In the end, the predictor is more "correct" even though it gives a lower number. The predictor method contains more information: not just which plane fired, but which paddle, and which region in the paddle. So, each region in each paddle in each plane, has some probability associated with it, based on my model. However, the number of events that go through that region is much smaller that the number of events than the engine uses to calculate the efficiency of a given plane. Almost all the events go through a given plane, whereas only a small fraction of them hits a given paddle in a given region in that plane, so the errorbars associated with the predictor are bigger.

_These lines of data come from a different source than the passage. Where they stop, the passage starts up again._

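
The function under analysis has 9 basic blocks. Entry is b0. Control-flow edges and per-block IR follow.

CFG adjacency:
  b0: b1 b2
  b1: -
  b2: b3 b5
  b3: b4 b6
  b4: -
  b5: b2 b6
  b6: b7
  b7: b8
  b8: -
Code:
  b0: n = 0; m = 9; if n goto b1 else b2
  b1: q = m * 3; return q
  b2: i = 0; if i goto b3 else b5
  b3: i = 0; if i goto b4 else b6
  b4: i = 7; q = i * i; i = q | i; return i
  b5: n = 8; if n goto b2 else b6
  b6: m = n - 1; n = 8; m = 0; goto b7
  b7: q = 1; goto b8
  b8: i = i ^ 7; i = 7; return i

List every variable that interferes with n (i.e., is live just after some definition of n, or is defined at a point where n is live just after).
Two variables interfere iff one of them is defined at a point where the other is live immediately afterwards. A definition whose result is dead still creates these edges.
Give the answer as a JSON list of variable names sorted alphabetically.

Per-block:
  b0 def {m,n} use ∅
  b1 def {q} use {m}
  b2 def {i} use ∅
  b3 def {i} use ∅
  b4 def {i,q} use ∅
  b5 def {n} use ∅
  b6 def {m,n} use {n}
  b7 def {q} use ∅
  b8 def {i} use {i}

Liveness:
  b0: in=∅ out={m,n}
  b1: in={m} out=∅
  b2: in={n} out={i,n}
  b3: in={n} out={i,n}
  b4: in=∅ out=∅
  b5: in={i} out={i,n}
  b6: in={i,n} out={i}
  b7: in={i} out={i}
  b8: in={i} out=∅

Conflict graph:
  i: {m,n,q}
  m: {i,n}
  n: {i,m}
  q: {i}

N(n) = ["i", "m"]

Answer: ["i", "m"]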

The other difference is of the "average of the squares" vs. the "square of the averages" type. Even though the predictor and the engine are examining the same events, the summing and the averaging over them is not done in the same order.

The thing that probably contributes the *most* to the differnce is the correlations between the planes. The engine treats the planes independently, whereas the predictor does not. With the predictor, if the region in the, let's say, S1Y plane where the track projects to has a really poor efficiency (probability of detecting the hit), then chances are, the efficiency in the S2Y plane is just as bad or worse (the track is probably even farther away from the center region). So, since the efficiencies for each pair of planes are correlated, then the efficiency for individual events sees that effect.

So, finally, the predictor is fine, and probably more correct than the engine, but we may not end up needing it.